Mówi także, że modlitwa egzorcysty "pomaga nazwać pierwszą przyczynę dolegliwości, prowadzi do powierzenia się Jezusowi Chrystusowi (każda modlitwa o uwolnienie zawiera takie elementy)" - a to prowadzi do uwolnienia kobiety od dolegliwości.

"Przy tej okazji wyplute mleko jest dodatkowym znakiem potwierdzającym pierwszą przyczynę zniewolenia (zawiść ludzka teściowej i brak właściwej więzi z Bogiem synowej)" - dodaje dalej ks. Grefkowicz.

"Księże Dariuszu, to nie diabeł jest taki mocny i nie mleko takie skuteczne, to ludzkie decyzje, ludzkie wybory sprawiają, że albo otwieramy się na działanie łaski Bożej, albo poddajemy się w niewolę złego.
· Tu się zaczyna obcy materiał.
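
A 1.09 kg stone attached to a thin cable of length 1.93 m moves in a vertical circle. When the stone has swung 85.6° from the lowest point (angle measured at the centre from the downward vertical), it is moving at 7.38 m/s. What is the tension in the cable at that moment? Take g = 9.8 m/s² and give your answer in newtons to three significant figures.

Take the radial direction toward the centre of the circle as positive. The component of the weight along the string toward the centre is −mg cos φ (φ measured from the bottom), so Newton's second law along the string gives T − mg cos φ = m v²/r.
cos 85.6° = 0.07672, so T = m(v²/r + g cos φ) = 1.09 × ((7.38)²/1.93 + 9.8 × 0.07672) = 1.09 × (28.22 + (0.7518)) = 1.09 × 28.97 = 31.58 N.

31.6 N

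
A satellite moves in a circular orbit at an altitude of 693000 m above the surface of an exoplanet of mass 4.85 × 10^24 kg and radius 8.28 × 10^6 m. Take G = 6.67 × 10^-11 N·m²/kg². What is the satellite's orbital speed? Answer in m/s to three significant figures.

6000 m/s

Orbital radius r = R + h = 8.28 × 10^6 + 693000 = 8.973 × 10^6 m.
Gravity supplies the centripetal force: G M m / r² = m v² / r, so v = √(GM/r).
v = √(6.67 × 10^-11 × 4.85 × 10^24 / 8.973 × 10^6) = √(3.605 × 10^7) = 6004 m/s.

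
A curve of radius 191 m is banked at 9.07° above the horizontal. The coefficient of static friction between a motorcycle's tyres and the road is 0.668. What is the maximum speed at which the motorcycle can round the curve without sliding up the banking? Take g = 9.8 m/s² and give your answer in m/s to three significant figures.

At the maximum speed, friction acts down the slope at its limiting value f = μN. Radially (horizontal, toward centre): N sinθ + μN cosθ = mv²/r. Vertically: N cosθ − μN sinθ = mg.
Dividing: v² = r g (sinθ + μcosθ)/(cosθ − μsinθ).
sinθ + μcosθ = 0.1576 + 0.668×0.9875 = 0.8173; cosθ − μsinθ = 0.9875 − 0.668×0.1576 = 0.8822.
v² = 191 × 9.8 × 0.8173/0.8822 = 1734 m²/s², so v = 41.64 m/s.

41.6 m/s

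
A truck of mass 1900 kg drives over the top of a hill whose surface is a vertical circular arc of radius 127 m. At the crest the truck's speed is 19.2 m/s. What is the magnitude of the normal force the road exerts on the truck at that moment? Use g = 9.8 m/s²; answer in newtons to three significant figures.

13100 N

At the crest the centripetal acceleration points downward (toward the centre of the arc), so mg − N = mv²/r.
N = m(g − v²/r) = 1900 × (9.8 − (19.2)²/127) = 1900 × (9.8 − 2.903) = 1900 × 6.897 = 13100 N.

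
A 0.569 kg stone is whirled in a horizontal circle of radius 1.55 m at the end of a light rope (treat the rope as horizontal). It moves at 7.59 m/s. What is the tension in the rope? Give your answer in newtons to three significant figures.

21.1 N

The tension is the only horizontal force, so it supplies the full centripetal force: T = m v²/r = 0.569 × (7.590)²/1.55 = 0.569 × 57.61/1.55 = 21.15 N.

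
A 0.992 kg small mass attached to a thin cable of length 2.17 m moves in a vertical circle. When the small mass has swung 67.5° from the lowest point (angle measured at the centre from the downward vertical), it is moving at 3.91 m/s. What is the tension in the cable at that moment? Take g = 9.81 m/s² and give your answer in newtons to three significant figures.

Take the radial direction toward the centre of the circle as positive. The component of the weight along the string toward the centre is −mg cos φ (φ measured from the bottom), so Newton's second law along the string gives T − mg cos φ = m v²/r.
cos 67.5° = 0.3827, so T = m(v²/r + g cos φ) = 0.992 × ((3.91)²/2.17 + 9.81 × 0.3827) = 0.992 × (7.045 + (3.754)) = 0.992 × 10.80 = 10.71 N.

10.7 N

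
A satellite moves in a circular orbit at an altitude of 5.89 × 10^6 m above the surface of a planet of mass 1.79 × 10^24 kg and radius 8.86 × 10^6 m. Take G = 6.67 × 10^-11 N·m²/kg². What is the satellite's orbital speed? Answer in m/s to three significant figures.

2850 m/s

Orbital radius r = R + h = 8.86 × 10^6 + 5.89 × 10^6 = 1.475 × 10^7 m.
Gravity supplies the centripetal force: G M m / r² = m v² / r, so v = √(GM/r).
v = √(6.67 × 10^-11 × 1.79 × 10^24 / 1.475 × 10^7) = √(8.094 × 10^6) = 2845 m/s.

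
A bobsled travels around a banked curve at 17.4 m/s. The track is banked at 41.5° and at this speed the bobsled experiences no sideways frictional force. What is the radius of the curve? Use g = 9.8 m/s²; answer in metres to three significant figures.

34.9 m

Frictionless banking: tanθ = v²/(rg), so r = v²/(g tanθ).
r = (17.4)²/(9.8 × tan 41.5°) = 302.8/(9.8 × 0.8847) = 302.8/8.670 = 34.92 m.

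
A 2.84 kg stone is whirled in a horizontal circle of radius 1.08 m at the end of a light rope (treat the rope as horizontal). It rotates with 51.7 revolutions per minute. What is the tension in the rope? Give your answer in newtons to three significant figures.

89.9 N

ω = 51.7 rev/min × 2π/60 = 5.414 rad/s, so v = ωr = 5.414 × 1.08 = 5.847 m/s.
The tension is the only horizontal force, so it supplies the full centripetal force: T = m v²/r = 2.84 × (5.847)²/1.08 = 2.84 × 34.19/1.08 = 89.90 N.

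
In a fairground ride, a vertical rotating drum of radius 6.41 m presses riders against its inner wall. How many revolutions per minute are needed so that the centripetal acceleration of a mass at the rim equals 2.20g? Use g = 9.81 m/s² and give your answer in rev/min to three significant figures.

Require ω²r = 2.20g, so ω = √(2.20 × 9.81/6.41) = 1.835 rad/s.
In rev/min: ω × 60/(2π) = 1.835 × 60/(2π) = 17.52 rev/min.

17.5 rev/min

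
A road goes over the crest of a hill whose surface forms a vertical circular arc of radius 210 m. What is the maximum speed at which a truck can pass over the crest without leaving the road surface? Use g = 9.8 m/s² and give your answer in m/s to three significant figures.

At the crest the centre of the circle is below the truck, so the net downward (centripetal) force is mg − N = mv²/r.
The truck leaves the road when N → 0, giving v_max = √(g r) = √(9.8 × 210) = 45.37 m/s.

45.4 m/s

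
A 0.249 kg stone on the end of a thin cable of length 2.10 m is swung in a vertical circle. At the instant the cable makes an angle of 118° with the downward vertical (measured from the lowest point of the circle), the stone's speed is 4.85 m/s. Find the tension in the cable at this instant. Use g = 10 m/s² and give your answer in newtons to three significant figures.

1.62 N

Take the radial direction toward the centre of the circle as positive. The component of the weight along the string toward the centre is −mg cos φ (φ measured from the bottom), so Newton's second law along the string gives T − mg cos φ = m v²/r.
cos 118° = -0.4695, so T = m(v²/r + g cos φ) = 0.249 × ((4.85)²/2.10 + 10.0 × -0.4695) = 0.249 × (11.20 + (-4.695)) = 0.249 × 6.506 = 1.620 N.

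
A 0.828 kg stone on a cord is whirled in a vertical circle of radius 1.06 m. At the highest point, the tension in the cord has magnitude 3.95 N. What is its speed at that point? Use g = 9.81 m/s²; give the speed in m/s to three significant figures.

3.93 m/s

At the top, T + mg = mv²/r, so v = √(r(T/m + g)) = √(1.06 × (3.95/0.828 + 9.81)) = √(1.06 × 14.58) = √15.46 = 3.931 m/s.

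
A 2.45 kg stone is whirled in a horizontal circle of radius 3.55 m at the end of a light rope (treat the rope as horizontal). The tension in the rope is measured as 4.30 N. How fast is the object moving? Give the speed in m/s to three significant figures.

2.50 m/s

T = m v²/r ⇒ v = √(T r / m) = √(4.30 × 3.55 / 2.45) = √6.231 = 2.496 m/s.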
A konsekwencje takich wyborów trwają tak długo, jak długo człowiek trwa w swoich decyzjach" - puentuje swój tekst.

Przeczytaj całość wypowiedzi ks. Grefkowicza na stronach miesięcznika "Egzorcysta"
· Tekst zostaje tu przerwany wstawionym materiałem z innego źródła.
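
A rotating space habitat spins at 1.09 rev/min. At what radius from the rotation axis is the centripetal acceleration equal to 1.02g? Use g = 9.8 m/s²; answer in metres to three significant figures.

ω = 1.09 rev/min × 2π/60 = 0.1141 rad/s.
a_c = ω²r = 1.02g ⇒ r = 1.02 × 9.8 / (0.1141)² = 9.996/0.01303 = 767.2 m.

767 m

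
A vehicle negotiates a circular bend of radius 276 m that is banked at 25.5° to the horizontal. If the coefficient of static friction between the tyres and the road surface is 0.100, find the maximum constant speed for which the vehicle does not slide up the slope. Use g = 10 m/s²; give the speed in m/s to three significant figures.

40.9 m/s

At the maximum speed, friction acts down the slope at its limiting value f = μN. Radially (horizontal, toward centre): N sinθ + μN cosθ = mv²/r. Vertically: N cosθ − μN sinθ = mg.
Dividing: v² = r g (sinθ + μcosθ)/(cosθ − μsinθ).
sinθ + μcosθ = 0.4305 + 0.100×0.9026 = 0.5208; cosθ − μsinθ = 0.9026 − 0.100×0.4305 = 0.8595.
v² = 276 × 10.0 × 0.5208/0.8595 = 1672 m²/s², so v = 40.89 m/s.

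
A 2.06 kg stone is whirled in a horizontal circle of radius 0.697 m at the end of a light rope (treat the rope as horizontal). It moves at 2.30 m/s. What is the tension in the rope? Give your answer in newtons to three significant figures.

The tension is the only horizontal force, so it supplies the full centripetal force: T = m v²/r = 2.06 × (2.300)²/0.697 = 2.06 × 5.290/0.697 = 15.63 N.

15.6 N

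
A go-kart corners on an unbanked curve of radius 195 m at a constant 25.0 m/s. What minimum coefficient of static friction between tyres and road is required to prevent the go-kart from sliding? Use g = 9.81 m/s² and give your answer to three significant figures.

Friction provides the centripetal force: μ_s m g = m v²/r, so μ_s = v²/(g r) = (25.00)²/(9.81 × 195) = 625.0/1913 = 0.3267.

0.327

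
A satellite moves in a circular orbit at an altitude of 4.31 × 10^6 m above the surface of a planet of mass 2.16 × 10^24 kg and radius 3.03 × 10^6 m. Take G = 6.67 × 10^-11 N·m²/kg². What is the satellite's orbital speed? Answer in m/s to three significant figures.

4430 m/s

Orbital radius r = R + h = 3.03 × 10^6 + 4.31 × 10^6 = 7.340 × 10^6 m.
Gravity supplies the centripetal force: G M m / r² = m v² / r, so v = √(GM/r).
v = √(6.67 × 10^-11 × 2.16 × 10^24 / 7.340 × 10^6) = √(1.963 × 10^7) = 4430 m/s.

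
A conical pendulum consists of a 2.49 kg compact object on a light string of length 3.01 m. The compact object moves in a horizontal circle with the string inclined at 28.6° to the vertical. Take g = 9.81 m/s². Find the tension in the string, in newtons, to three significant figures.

Vertically the bob has no acceleration, so T cosθ = mg.
T = mg/cosθ = 2.49 × 9.81 / cos 28.6° = 24.43/0.8780 = 27.82 N.

27.8 N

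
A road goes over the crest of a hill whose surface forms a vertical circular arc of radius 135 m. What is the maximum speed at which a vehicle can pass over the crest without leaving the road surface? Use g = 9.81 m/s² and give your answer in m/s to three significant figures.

At the crest the centre of the circle is below the vehicle, so the net downward (centripetal) force is mg − N = mv²/r.
The vehicle leaves the road when N → 0, giving v_max = √(g r) = √(9.81 × 135) = 36.39 m/s.

36.4 m/s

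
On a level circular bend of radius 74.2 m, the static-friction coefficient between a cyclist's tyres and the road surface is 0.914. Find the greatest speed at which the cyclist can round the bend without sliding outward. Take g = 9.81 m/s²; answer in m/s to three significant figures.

Friction provides the centripetal force on a flat curve. At maximum speed it is at its limiting value: μ_s m g = m v²/r.
Mass cancels: v_max = √(μ_s g r) = √(0.914 × 9.81 × 74.2) = √665.3 = 25.79 m/s.

25.8 m/s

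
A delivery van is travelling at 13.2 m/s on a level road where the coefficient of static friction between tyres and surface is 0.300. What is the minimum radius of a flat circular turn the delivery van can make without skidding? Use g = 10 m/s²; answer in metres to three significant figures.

58.1 m

At the limit, μ_s m g = m v²/r, so r_min = v²/(μ_s g) = (13.2)²/(0.300 × 10.0) = 174.2/3.000 = 58.08 m.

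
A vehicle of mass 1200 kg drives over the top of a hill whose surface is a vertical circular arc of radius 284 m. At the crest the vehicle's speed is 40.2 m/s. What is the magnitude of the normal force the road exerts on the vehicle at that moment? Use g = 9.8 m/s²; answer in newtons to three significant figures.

At the crest the centripetal acceleration points downward (toward the centre of the arc), so mg − N = mv²/r.
N = m(g − v²/r) = 1200 × (9.8 − (40.2)²/284) = 1200 × (9.8 − 5.690) = 1200 × 4.110 = 4932 N.

4930 N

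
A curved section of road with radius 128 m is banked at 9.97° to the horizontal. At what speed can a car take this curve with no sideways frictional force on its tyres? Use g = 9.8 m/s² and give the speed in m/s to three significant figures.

On a frictionless banked curve, N sinθ = mv²/r and N cosθ = mg, so tanθ = v²/(rg).
v = √(r g tanθ) = √(128 × 9.8 × tan 9.97°) = √(128 × 9.8 × 0.1758) = √220.5 = 14.85 m/s.

14.8 m/s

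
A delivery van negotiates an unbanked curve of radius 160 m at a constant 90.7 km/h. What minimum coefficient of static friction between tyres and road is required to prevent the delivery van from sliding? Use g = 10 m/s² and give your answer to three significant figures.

v = 90.7/3.6 = 25.19 m/s.
Friction provides the centripetal force: μ_s m g = m v²/r, so μ_s = v²/(g r) = (25.19)²/(10.0 × 160) = 634.8/1600 = 0.3967.

0.397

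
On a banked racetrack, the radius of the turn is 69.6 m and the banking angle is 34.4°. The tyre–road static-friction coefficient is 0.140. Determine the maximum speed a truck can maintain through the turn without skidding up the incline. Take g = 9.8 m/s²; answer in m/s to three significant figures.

At the maximum speed, friction acts down the slope at its limiting value f = μN. Radially (horizontal, toward centre): N sinθ + μN cosθ = mv²/r. Vertically: N cosθ − μN sinθ = mg.
Dividing: v² = r g (sinθ + μcosθ)/(cosθ − μsinθ).
sinθ + μcosθ = 0.5650 + 0.140×0.8251 = 0.6805; cosθ − μsinθ = 0.8251 − 0.140×0.5650 = 0.7460.
v² = 69.6 × 9.8 × 0.6805/0.7460 = 622.2 m²/s², so v = 24.94 m/s.

24.9 m/s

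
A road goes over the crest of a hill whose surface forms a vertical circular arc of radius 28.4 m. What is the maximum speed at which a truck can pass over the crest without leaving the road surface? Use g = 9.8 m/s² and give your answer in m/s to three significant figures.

At the crest the centre of the circle is below the truck, so the net downward (centripetal) force is mg − N = mv²/r.
The truck leaves the road when N → 0, giving v_max = √(g r) = √(9.8 × 28.4) = 16.68 m/s.

16.7 m/s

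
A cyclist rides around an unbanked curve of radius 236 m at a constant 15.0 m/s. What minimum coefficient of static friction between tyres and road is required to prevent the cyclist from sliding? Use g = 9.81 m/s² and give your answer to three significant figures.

0.0972

Friction provides the centripetal force: μ_s m g = m v²/r, so μ_s = v²/(g r) = (15.00)²/(9.81 × 236) = 225.0/2315 = 0.09719.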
Publikujemy odpowiedź Dariusza Piórkowskiego SJ:

"Ks. Grefkowicz pisze na portalu "Egzorcysta" a propos opowieści o przeklętym mleku, że to nie mleko spowodowało cierpienia kobiety, lecz przyzwolenie jej woli. Po pierwsze, ks. Witwicki twierdził, że powodem było przekleństwo teściowej jakby rzuciła urok, a nie wola synowej. Po drugie, wola człowieka nie jest wszechmocna. Po trzecie, szatan nie jest stwórcą, a przypisuje się mu prerogatywy boskie, bo "materializuje" różne rzeczy. Po czwarte, zajmowanie się tego typu sprawami i głoszenie ich wiernym podczas konferencji uważam za ośmieszanie Kościoła i samej Ewangelii.To pozór dobra. Myślę, że znacznie więcej zła wyrządza się bliźnim przez osobiste grzechy, wady i brak życia duchowego.
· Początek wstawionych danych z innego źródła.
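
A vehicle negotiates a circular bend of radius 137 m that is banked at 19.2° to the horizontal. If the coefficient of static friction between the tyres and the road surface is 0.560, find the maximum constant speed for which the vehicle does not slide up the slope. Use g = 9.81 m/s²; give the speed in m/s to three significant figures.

38.9 m/s

At the maximum speed, friction acts down the slope at its limiting value f = μN. Radially (horizontal, toward centre): N sinθ + μN cosθ = mv²/r. Vertically: N cosθ − μN sinθ = mg.
Dividing: v² = r g (sinθ + μcosθ)/(cosθ − μsinθ).
sinθ + μcosθ = 0.3289 + 0.560×0.9444 = 0.8577; cosθ − μsinθ = 0.9444 − 0.560×0.3289 = 0.7602.
v² = 137 × 9.81 × 0.8577/0.7602 = 1516 m²/s², so v = 38.94 m/s.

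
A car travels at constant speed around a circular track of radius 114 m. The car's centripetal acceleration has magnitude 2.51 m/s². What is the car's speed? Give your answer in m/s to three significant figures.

a_c = v²/r ⇒ v = √(a_c · r) = √(2.51 × 114) = √286.1 = 16.92 m/s.

16.9 m/s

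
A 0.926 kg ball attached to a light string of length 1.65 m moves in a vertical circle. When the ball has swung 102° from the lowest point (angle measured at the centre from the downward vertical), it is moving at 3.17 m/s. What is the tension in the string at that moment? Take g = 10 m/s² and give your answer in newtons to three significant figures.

Take the radial direction toward the centre of the circle as positive. The component of the weight along the string toward the centre is −mg cos φ (φ measured from the bottom), so Newton's second law along the string gives T − mg cos φ = m v²/r.
cos 102° = -0.2079, so T = m(v²/r + g cos φ) = 0.926 × ((3.17)²/1.65 + 10.0 × -0.2079) = 0.926 × (6.090 + (-2.079)) = 0.926 × 4.011 = 3.714 N.

3.71 N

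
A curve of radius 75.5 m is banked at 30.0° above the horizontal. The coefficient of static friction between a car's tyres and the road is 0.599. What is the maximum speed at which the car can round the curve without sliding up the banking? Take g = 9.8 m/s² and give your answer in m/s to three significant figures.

At the maximum speed, friction acts down the slope at its limiting value f = μN. Radially (horizontal, toward centre): N sinθ + μN cosθ = mv²/r. Vertically: N cosθ − μN sinθ = mg.
Dividing: v² = r g (sinθ + μcosθ)/(cosθ − μsinθ).
sinθ + μcosθ = 0.5000 + 0.599×0.8660 = 1.019; cosθ − μsinθ = 0.8660 − 0.599×0.5000 = 0.5665.
v² = 75.5 × 9.8 × 1.019/0.5665 = 1331 m²/s², so v = 36.48 m/s.

36.5 m/s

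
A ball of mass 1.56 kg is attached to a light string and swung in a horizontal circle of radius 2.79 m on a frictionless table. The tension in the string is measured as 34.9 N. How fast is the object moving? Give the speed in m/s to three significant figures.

T = m v²/r ⇒ v = √(T r / m) = √(34.9 × 2.79 / 1.56) = √62.42 = 7.900 m/s.

7.90 m/s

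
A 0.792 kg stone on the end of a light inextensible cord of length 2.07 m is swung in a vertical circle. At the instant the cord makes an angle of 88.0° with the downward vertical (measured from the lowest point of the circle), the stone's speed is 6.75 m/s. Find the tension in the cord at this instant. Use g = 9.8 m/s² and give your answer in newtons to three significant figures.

17.7 N

Take the radial direction toward the centre of the circle as positive. The component of the weight along the string toward the centre is −mg cos φ (φ measured from the bottom), so Newton's second law along the string gives T − mg cos φ = m v²/r.
cos 88.0° = 0.03490, so T = m(v²/r + g cos φ) = 0.792 × ((6.75)²/2.07 + 9.8 × 0.03490) = 0.792 × (22.01 + (0.3420)) = 0.792 × 22.35 = 17.70 N.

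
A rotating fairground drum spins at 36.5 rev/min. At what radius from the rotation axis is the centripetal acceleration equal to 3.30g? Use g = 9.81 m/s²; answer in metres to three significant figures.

ω = 36.5 rev/min × 2π/60 = 3.822 rad/s.
a_c = ω²r = 3.30g ⇒ r = 3.30 × 9.81 / (3.822)² = 32.37/14.61 = 2.216 m.

2.22 m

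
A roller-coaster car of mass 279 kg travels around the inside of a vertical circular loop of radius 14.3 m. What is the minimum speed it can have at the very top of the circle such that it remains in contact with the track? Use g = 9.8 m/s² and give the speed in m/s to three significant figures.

At the top, both weight mg and N point toward the centre: N + mg = mv²/r.
At minimum speed N → 0, so mg = mv_min²/r ⇒ v_min = √(g r) = √(9.8 × 14.3) = 11.84 m/s.

11.8 m/s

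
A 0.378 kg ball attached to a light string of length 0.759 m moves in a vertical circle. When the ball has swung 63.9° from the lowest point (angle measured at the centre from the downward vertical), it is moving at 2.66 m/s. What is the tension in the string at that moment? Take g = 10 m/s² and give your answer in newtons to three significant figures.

5.19 N

Take the radial direction toward the centre of the circle as positive. The component of the weight along the string toward the centre is −mg cos φ (φ measured from the bottom), so Newton's second law along the string gives T − mg cos φ = m v²/r.
cos 63.9° = 0.4399, so T = m(v²/r + g cos φ) = 0.378 × ((2.66)²/0.759 + 10.0 × 0.4399) = 0.378 × (9.322 + (4.399)) = 0.378 × 13.72 = 5.187 N.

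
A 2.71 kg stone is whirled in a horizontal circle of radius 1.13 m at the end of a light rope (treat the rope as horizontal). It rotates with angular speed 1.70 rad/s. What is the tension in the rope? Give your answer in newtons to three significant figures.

8.85 N

v = ωr = 1.70 × 1.13 = 1.921 m/s.
The tension is the only horizontal force, so it supplies the full centripetal force: T = m v²/r = 2.71 × (1.921)²/1.13 = 2.71 × 3.690/1.13 = 8.850 N.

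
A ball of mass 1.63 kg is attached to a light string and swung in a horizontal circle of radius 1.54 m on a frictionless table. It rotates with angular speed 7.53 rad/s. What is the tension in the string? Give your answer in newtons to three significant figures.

v = ωr = 7.53 × 1.54 = 11.60 m/s.
The tension is the only horizontal force, so it supplies the full centripetal force: T = m v²/r = 1.63 × (11.60)²/1.54 = 1.63 × 134.5/1.54 = 142.3 N.

142 N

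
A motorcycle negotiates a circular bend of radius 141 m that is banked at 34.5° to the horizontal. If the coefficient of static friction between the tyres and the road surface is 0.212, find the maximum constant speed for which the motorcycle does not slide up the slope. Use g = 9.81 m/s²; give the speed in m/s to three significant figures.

38.2 m/s

At the maximum speed, friction acts down the slope at its limiting value f = μN. Radially (horizontal, toward centre): N sinθ + μN cosθ = mv²/r. Vertically: N cosθ − μN sinθ = mg.
Dividing: v² = r g (sinθ + μcosθ)/(cosθ − μsinθ).
sinθ + μcosθ = 0.5664 + 0.212×0.8241 = 0.7411; cosθ − μsinθ = 0.8241 − 0.212×0.5664 = 0.7040.
v² = 141 × 9.81 × 0.7411/0.7040 = 1456 m²/s², so v = 38.16 m/s.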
Dla zaniepokojonych moją "niewiarą" w diabła chciałem przypomnieć, że Kościół rozróżnia na wiarę w, wiarę komuś i wiarę, że.Otóż ja wierzę w Boga i Bogu. Nie wierzę w diabła i diabłu. Tak od dzieciństwa powtarzam w Credo.Dziwnym trafem Kościół uznał, że diabeł nie powinien znaleźć się w Credo. A podczas chrztu wyrzekamy się diabła i jego spraw. Na mszy też nie słyszymy o dziełach diabła tylko o dziełach Boga.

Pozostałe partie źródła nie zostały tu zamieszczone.